Newer time-and-attendance tools can also be leveraged to assess employees’ health before they begin their shifts. In addition to built-in alerts that make it easier to plan schedules in accordance with weather conditions (e.g,, scheduling fewer employees when heavy snow is in the forecast) SynergySuite’s Clocking app has an optional integrated health assessment feature. If the feature is activated, employees cannot clock in until they have passed a mandatory health assessment. ADP and OpenSimSim solutions have a similar feature (OpenSimSim’s version incorporates a mandatory temperature check). The latter also has a tracking capability that allows managers to track which employees have undergone and completed COVID-19 training and, if needed, to automatically block any employee who has not done so from the pool of available staff members.


In yet another twist on the back office, workforce management platforms are being combined with other functionalities in an “all-in-one” approach. Restaurant365 has expanded the feature-set of its cloud-based restaurant management offering, which combines key restaurant modules with an accounting backbone. A Profitability Report enhancement analyzes trending sales and expense data to determine which of a restaurant chain’s locations will show a profit, break even, or lose money during a specific period. The Order Mode Profitability Dashboard reports profitability by service type and delivery provider (e.g., DoorDash vs. Uber Eats); users get a clear view of on- and off-premise performance and can drill down to the menu item level to identify their most and least profitable menu items by segment.

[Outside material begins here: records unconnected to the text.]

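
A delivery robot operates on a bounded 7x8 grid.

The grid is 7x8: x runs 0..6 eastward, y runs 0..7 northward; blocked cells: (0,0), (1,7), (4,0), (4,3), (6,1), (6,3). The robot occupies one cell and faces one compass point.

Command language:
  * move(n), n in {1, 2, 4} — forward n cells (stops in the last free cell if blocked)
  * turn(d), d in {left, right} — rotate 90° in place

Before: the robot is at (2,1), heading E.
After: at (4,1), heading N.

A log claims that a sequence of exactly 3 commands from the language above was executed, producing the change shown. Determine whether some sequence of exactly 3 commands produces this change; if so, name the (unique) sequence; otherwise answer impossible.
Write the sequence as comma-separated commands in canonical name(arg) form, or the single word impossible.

key: running turn(left) before move(1) would end elsewhere — order is forced
begin: at (2,1), heading E
step 1 (move(1)): at (3,1), heading E
step 2 (move(1)): at (4,1), heading E
step 3 (turn(left)): at (4,1), heading N
all 125 alternatives checked — unique.

move(1), move(1), turn(left)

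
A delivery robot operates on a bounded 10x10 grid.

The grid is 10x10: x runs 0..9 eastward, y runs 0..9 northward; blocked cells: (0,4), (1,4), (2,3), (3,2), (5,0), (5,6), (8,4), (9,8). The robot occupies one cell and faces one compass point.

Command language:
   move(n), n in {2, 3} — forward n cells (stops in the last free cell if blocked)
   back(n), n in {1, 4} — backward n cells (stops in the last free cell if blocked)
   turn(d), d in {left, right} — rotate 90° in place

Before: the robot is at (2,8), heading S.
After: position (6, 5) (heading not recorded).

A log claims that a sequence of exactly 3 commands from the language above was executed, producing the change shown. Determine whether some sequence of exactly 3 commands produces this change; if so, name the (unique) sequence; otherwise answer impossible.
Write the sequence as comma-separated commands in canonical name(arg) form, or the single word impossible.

move(3), turn(right), back(4)

key: order matters: swapping move(3) and back(4) lands elsewhere
t0: at (2,8), heading S
t=1 move(3) ⇒ at (2,5), heading S
t=2 turn(right) ⇒ at (2,5), heading W
t=3 back(4) ⇒ at (6,5), heading W
no rival 3-sequence matches.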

Meanwhile, a Smart Labor component optimizes labor usage by creating custom labor models. Operators can see pre-populated, intelligent labor recommendations for each hour directly on the scheduler. An editable manager log task list with daily activities appears on the Health and Sanitation Checklist.

Similarly, Kronos’ Workforce Dimensions From Kronos Incorporated offering consolidates key workforce management functionalities while allowing restaurant operators to integrate solutions that are critical to their individual business--such as learning tools, communications tools, guest satisfaction surveys, back-office solutions, POS, and others. This way, restaurants experience zero technology disruption, according to the company.